Mine the market plunge to build retirement plan

NEW YORK -- Amid the turbulence of the plunging stock market, there's a great opportunity for small-business owners. If they set up retirement plans now, they'll position themselves and their employees for big gains when Wall Street finally recovers.

And it's still possible to set up a plan and get a break on 2007 taxes.

The savviest investors, especially those saving for a retirement that's years away, buy when the market is down.

"What's the best place for long-term growth? The stock market," said Bob Doyle, president of Doyle Wealth Management Inc. in

St. Petersburg, Fla. "It's down, but wouldn't you like to buy something cheaper as opposed to something more expensive?"

Doyle acknowledged that it's human nature to shun the stock market when it's in a slump, and he said many would-be investors think that because the stock market has fallen close to 20 percent in recent months, it's going to fall another 20 percent in the near future. They don't even want to consider investing.

But, Doyle noted, that while there have been bear markets since the end of World War II, "they all ended and they were all followed by resounding bull markets."

So, for small-business owners looking to provide their employees with a valuable benefit, and to give themselves an effective recruitment and retention tool, this is a good time to be thinking about creating a retirement plan.

Tend your future, too

Many small-business owners expect their companies to be enough of an investment, and don't think that retirement plans -- at least for themselves -- are a necessity. Financial pros say that's a mistake.

"You need to make sure that you have something in place that's going to take care of your needs in the future," said Catherine Gordon, a senior writer-analyst with Wolters Kluwer in Cocoa Beach, Fla. She noted that owners with no additional investments are financially vulnerable in the event their companies fail.

Small-business owners have a number of retirement plan options.
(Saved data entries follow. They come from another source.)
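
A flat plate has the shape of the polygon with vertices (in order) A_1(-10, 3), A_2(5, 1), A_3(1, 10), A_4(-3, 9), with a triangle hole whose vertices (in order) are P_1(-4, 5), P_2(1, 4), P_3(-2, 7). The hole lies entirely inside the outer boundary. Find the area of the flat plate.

66

Outer boundary:
Apply the shoelace formula: 2A = Σ (x_i·y_{i+1} − x_{i+1}·y_i), indices taken mod 4.
A_1→A_2: (-10)(1) − (5)(3) = -25
A_2→A_3: (5)(10) − (1)(1) = 49
A_3→A_4: (1)(9) − (-3)(10) = 39
A_4→A_1: (-3)(3) − (-10)(9) = 81
Σ = 144
Area = |Σ|/2 = 72.
Hole:
Σ = (-21) + (15) + (18) = 12
Area = |Σ|/2 = 6.
Net area = 72 − 6 = 66.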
If you're considering one, first learn about the types of plans, and consult with a tax professional and perhaps a benefits consultant to determine which one is best for your company.

One of the most popular plans, the Simplified Employee Pension, allows a company to deduct up to $45,000 for its contributions to an employee's account. (That amount may change for the 2008 tax year.) If you're thinking about starting a plan in the near future, the SEP plan carries a bonus -- you still can set it up and make a contribution for 2007, getting a tax deduction as long as you do this by the due date for your return for last year, April 15 for most people, but that includes extensions until

Oct. 15.

Fewer hassles

The SEP plan has the least amount of paperwork and reporting requirements, making it easy for a small company to administer.
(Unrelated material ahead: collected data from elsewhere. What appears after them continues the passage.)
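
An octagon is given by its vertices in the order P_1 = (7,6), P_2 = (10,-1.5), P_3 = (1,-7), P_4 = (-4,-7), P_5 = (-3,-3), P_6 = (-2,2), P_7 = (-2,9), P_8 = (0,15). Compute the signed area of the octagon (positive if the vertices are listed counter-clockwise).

Apply the shoelace formula: 2A = Σ (x_i·y_{i+1} − x_{i+1}·y_i), indices taken mod 8.
P_1→P_2: (7)(-1.5) − (10)(6) = -70.5
P_2→P_3: (10)(-7) − (1)(-1.5) = -68.5
P_3→P_4: (1)(-7) − (-4)(-7) = -35
P_4→P_5: (-4)(-3) − (-3)(-7) = -9
P_5→P_6: (-3)(2) − (-2)(-3) = -12
P_6→P_7: (-2)(9) − (-2)(2) = -14
P_7→P_8: (-2)(15) − (0)(9) = -30
P_8→P_1: (0)(6) − (7)(15) = -105
Σ = -344
Signed area = Σ/2 = -172 (negative ⇒ clockwise traversal).

-172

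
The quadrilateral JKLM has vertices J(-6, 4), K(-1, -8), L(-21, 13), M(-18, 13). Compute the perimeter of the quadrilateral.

60

|JK| = √((5)² + (-12)²) = √169 = 13
|KL| = √((-20)² + (21)²) = √841 = 29
|LM| = √((3)² + (0)²) = √9 = 3
|MJ| = √((12)² + (-9)²) = √225 = 15
Perimeter = 13 + 29 + 3 + 15 = 60.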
Another plan with a minimum of paper is the Savings Incentive Match Plan for Employees. It provides for employers to match employee contributions, similar to the process in a 401(k) -- and it's possible for a SIMPLE to be a 401(k). It carries more restrictions than an SEP; for example, it only can be created by a company with 100 or fewer employees. But it has some advantages; contributions can be made by payroll deduction.

Other plans include more formal 401(k) profit sharing and defined benefit plans.

The IRS offers a free CD-ROM with information about retirement plans, including rules for setting them up. It's called the Individual Retirement Arrangement Resource Guide for Small Business Owners and Individuals CD-ROM, and you can order a copy online. Go to www.irs.gov/businesses and scroll down the list to "SEP and SIMPLE IRA Retirement Plan Information." Or call 800-829-3676 and ask for Publication 4395.

IRS Publication 560, Retirement Plans for Small Business, also may help. You can find it at www.irs.gov/ pub/irs-pdf/p560.pdf.

The Labor Department has information for small-business owners, too. At www.dol.gov/ elaws/pwbaplan.htm, the department provides information on the plan types, and the responsibilities, such as annual paperwork requirements.